The neo-soul artist, who has died aged 63, had years of experience by the time she became a star – and brought it to bear on a carnal, careworn catalogue
• News: soul singer Angie Stone dies in a car crash at 63
Angie Stone was no overnight success. By the time 2001’s Mahogany Soul made her a star, she’d logged two decades in the game, starting out in pioneering all-girl rap trio the Sequence, before passing through went-nowhere R&B groups like Devox and Vertical Hold and writing and singing with other artists (including D’Angelo, her former lover and father of their son, Michael). Once Clive Davis’s Arista Records signed her in 1999, those years of experience set her apart from the neo-soul pack, having worn a powerful grain into her rich, agile voice, and steeping her music in soul’s deep history.

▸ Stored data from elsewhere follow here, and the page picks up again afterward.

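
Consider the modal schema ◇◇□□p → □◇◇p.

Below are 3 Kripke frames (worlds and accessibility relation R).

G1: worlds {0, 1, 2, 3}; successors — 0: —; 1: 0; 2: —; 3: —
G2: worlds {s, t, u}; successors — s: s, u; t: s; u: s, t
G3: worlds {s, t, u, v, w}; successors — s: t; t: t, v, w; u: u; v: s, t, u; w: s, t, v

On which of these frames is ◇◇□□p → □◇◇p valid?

This is the axiom for a generalized confluence (Geach) condition; its first-order frame correspondent is ∀x ∀y ∀z ((xR²y ∧ xRz) → ∃w (yR²w ∧ zR²w)).
G1: ✓.
G2: ✓.
G3: fails — vR²u, vRs but no w* with uR²w* and sR²w*.
Valid on: G1, G2.

G1, G2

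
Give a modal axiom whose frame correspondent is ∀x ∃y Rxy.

The condition is seriality. The D schema □ψ → ◇ψ defines it.

□ψ → ◇ψ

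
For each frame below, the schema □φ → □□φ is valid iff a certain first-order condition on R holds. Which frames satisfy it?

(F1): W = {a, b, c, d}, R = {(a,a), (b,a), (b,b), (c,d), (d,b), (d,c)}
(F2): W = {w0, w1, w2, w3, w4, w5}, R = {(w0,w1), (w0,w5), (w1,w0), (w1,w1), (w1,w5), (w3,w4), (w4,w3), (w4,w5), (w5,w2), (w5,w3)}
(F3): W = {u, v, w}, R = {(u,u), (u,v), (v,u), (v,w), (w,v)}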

Her debut for Arista, Black Diamond, retooled lush 70s soul for the new century: Green Grass Vapors – a love song to the sweet leaf with Stone “higher than the Thunder Dome” – was from the same funky swamp as D’Angelo’s Chicken Grease, its smouldering guitar like a moaning panther. A remarkable reading of Marvin Gaye’s Trouble Man, meanwhile, mastered the track’s breathless, staccato chorus without breaking a sweat, channelling Gaye’s existential agonies with every holler to an oblivious lord.